Quinta, 12.
Há um atrasado mental, de nome Tiago Grila, que atropelou na Amadora uma rapariga numa passagem de peões deixando-a muito afetada e pondo-se em fuga. Os anos passaram, a polícia em busca do criminoso, até que o sujeito, com fama de influencer, contou num podcast como o acidente se tinha dado, contorcendo-se de riso e contentíssimo do feito operado. Os agentes da autoridade, confrontaram os factos, deram-no por autor do atropelamento e vão levá-lo a julgamento. Mas o país actual é isto: milhares de seguidores, correm atrás desta gentalha que ninguém sabe de onde veio, acreditam nas suas histórias e seguem-nos como cordeiros.
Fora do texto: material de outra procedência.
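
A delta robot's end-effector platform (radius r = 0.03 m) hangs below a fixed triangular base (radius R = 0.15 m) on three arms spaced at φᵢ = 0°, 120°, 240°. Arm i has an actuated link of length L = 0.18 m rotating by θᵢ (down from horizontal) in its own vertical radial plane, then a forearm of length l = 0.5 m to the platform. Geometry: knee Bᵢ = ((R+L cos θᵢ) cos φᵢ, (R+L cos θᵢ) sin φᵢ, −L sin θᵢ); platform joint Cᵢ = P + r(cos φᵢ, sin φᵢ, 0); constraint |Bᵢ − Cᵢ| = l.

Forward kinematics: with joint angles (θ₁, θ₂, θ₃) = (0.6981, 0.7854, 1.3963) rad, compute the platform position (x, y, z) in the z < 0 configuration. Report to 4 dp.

arm 1 at φ=0.0°: ρ1 = 0.2579;  S1 = (0.2579, 0.0000, -0.1157)
arm 2 at φ=120.0°: ρ2 = 0.2473;  S2 = (-0.1236, 0.2141, -0.1273)
S3 = (0.1513·cos240.0°, 0.1513·sin240.0°, -0.1773) = (-0.0756, -0.1310, -0.1773)
eliminate P² terms by subtracting sphere 1 from 2 and 3
[-0.7631 0.4283 -0.0232]·P = -0.0025;  [-0.6670 -0.2620 -0.1231]·P = -0.0256
Cramer: x(z) = 0.0239-0.1211z;  y(z) = 0.0367-0.1617z
quadratic in z: (1.0408)z²+(0.2762)z+(-0.1805)=0, √Δ=0.9099 → z ∈ {-0.5698, 0.3044}; z = -0.5698 (taking z<0)
x = 0.0930, y = 0.1288

(0.0930, 0.1288, -0.5698)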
Que o país é esta geração básica, sem cultura, capaz de tudo fazer para ter uma vida fácil, sem trabalho nem conhecimentos, já todos sabemos e de nada serve impingirem-nos o grau de escolaridade que a democracia trouxe relativamente ao fascismo, porque a vida se encarrega de nos trazer de volta a medonha e assustadora verdade de uma génese. Estes influenciadores, só influenciam os idiotas.
- Respigo dos jornais de hoje: Guerra Israel–Gaza libertou mais de 30 milhões de toneladas de CO2 num só ano. É decerto verdade. Contudo, aflige-me mais o número incrível de 72 mil palestinianos mortos e mais várias centenas de líbios nestas duas últimas semanas.
- Estou a arrastar o términus do diário de Julien Green. As poucas páginas que me faltam ler, quero saboreá-las, ler e reler, porque são preciosas e devem ficar na mesa de apoio em frente à lareira para serem espreitadas nas horas e minutos que abrangem os próximos meses.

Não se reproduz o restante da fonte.